This past fall, I had the opportunity to sit at my kitchen table with more than 20 Calgary performing artists from the 2025/26 Werklund Centre’s TD Incubator program. In its fifth year, the TD Incubator program works with multidisciplinary artists by offering a myriad of opportunities for collaboration, networking, and professional development, culminating in the AMPLIFY performance series at the Engineered Air Theatre on Jan 16, Feb 20, March 27, and April 24, 2026.
This performance series is the beating heart of the program’s large structure, and as Incubator Fellow, I am the hand gently holding the fragile and precious practices of the artists involved. This involves a body of communication with arteries of administration and limbs of facilitation that all work together, fueled by the AMPLIFY series director, Steven Conde; the Werklund Centre team, Josh Dalledonne, Sanja Lukac, and Yeisen Chang; stage manager, Emily Parkhouse; and a whole host of technical and administrative staff.
The first show of the series, AMPLIFY EPISODE ONE, features members of the alt-pop spectacle SHY FRiEND Julie Olive and drummer Milo Clarke, along with the genre-defying contemporary drama of Murmur Theatre led by Rita Rebetskaya and Polina Kaulio with actors Veronique Tomlinson, Nikhat Saheb, Warren Sulatycky, Maxim Vinogradov and Grace Fedorchuk and the dancer and choreographer Sierra Ozust.
Oszust knows the body well. She has developed a mesmerizing approach to movement over more than a decade through collaborations onstage, both local and international. “I am deeply aware of my body when I am creating,” said Oszust. “Not in a self-conscious way, but in an embodied one. My body becomes both the site and the source of information. Sensation often leads before thought. I notice weight, temperature, breath, and internal rhythms guiding decisions long before language arrives.”
Watching these artists is a unique experience. All involved start as strangers and then fully engage in the collaborative process. It is powerful to witness creativity unfolding as a living, breathing collaboration with the bodies as the instruments.
“When I collaborate with my body, it is a give and take,” said Julie Olive, bandleader of SHY FRiEND. “The emotion my body brings to my work is undeniable, but it can often lead to pain if expressed freely.
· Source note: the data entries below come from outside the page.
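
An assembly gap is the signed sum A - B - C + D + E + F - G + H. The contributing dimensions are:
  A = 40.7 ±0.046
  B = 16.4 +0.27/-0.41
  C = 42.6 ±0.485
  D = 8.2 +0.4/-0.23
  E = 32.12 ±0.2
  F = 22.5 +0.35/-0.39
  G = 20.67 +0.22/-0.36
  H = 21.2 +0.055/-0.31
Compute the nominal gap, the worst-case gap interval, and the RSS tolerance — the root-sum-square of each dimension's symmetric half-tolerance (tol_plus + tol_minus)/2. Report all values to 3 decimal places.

Stack each dimension's contribution:
  +A: nom +40.700 → Σnom=40.700; wc +0.046/-0.046 → slack +0.046/-0.046; half-tol=0.046, Σhalf²=0.002116
  -B: nom -16.400 → Σnom=24.300; wc +0.410/-0.270 → slack +0.456/-0.316; half-tol=0.340, Σhalf²=0.117716
  -C: nom -42.600 → Σnom=-18.300; wc +0.485/-0.485 → slack +0.941/-0.801; half-tol=0.485, Σhalf²=0.352941
  +D: nom +8.200 → Σnom=-10.100; wc +0.400/-0.230 → slack +1.341/-1.031; half-tol=0.315, Σhalf²=0.452166
  +E: nom +32.120 → Σnom=22.020; wc +0.200/-0.200 → slack +1.541/-1.231; half-tol=0.200, Σhalf²=0.492166
  +F: nom +22.500 → Σnom=44.520; wc +0.350/-0.390 → slack +1.891/-1.621; half-tol=0.370, Σhalf²=0.629066
  -G: nom -20.670 → Σnom=23.850; wc +0.360/-0.220 → slack +2.251/-1.841; half-tol=0.290, Σhalf²=0.713166
  +H: nom +21.200 → Σnom=45.050; wc +0.055/-0.310 → slack +2.306/-2.151; half-tol=0.182, Σhalf²=0.746472
Nominal = 45.050. Worst-case = [45.050 - 2.151, 45.050 + 2.306] = [42.899, 47.356]. RSS = √0.746472 = 0.864.

nominal=45.050 wc=[42.899,47.356] rss=0.864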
I love the opportunities my body gives me to connect with other souls around me, through physical connection and through the way I present myself, with bright and bold visuals.”
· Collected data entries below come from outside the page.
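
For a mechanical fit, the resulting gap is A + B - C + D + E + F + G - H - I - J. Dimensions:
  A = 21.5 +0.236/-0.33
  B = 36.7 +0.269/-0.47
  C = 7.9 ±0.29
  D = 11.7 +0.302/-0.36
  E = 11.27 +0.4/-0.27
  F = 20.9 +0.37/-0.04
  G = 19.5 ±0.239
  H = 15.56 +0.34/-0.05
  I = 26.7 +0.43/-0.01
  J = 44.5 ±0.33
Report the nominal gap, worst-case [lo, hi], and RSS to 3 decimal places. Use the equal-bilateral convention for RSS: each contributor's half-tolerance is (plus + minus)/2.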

Her bandmate Milo Clarke agrees. “My body when creating is akin to city sanitation,” said Clarke. “It’s easy not to notice when it is effective, but immediately noticeable when it isn’t. When I get into a flow state, however, my body manages all the details without me having to actively consider them and carries the music while affording me space to think ahead and listen to the signals given by other artists.”
Polina Kaulio is Murmur Theatre’s co-artistic director and “scenographer.” Together with the director and co-artistic Director Rita Rebetskaya, they create visually expressive, body-oriented performances with the feminine form at the forefront.
“When I’m creating, I often take unusual poses or work from the floor while drawing or modelling,” said Kaulio. “Being close to the ground makes me feel grounded, connected, and somehow closer to my work. I experience a deep focus — a kind of full-body listening where time collapses, and I sometimes forget to eat. There’s a physical sense of flow and warmth, as if my body, my fingers know where to go before my mind does.” Kaulio mirrors my belief that creativity is housed in the space between things, and the only way we can bring it into being is through our bodies in collaboration.
Showcasing conversations with Alberta artists helps foster a culture that values their work on and off the stage. It is with that in mind that I am bringing these conversations off the page in a new artist talk series called How We Create LIVE: The Amplify Series, which can be seen January 17 at Motel in Werklund Centre as a part of the High Performance Rodeo, February 7 at Heliopolis Social Cafe, March 15 at Studio Bell’s National Music Centre, and April 11 at The Alcove.
As artists collaborate, nothing becomes something. Collaboration is the most powerful of relationships; the organic, nebulous thing that holds space for everyone involved, respecting and acknowledging how we create in unique ways.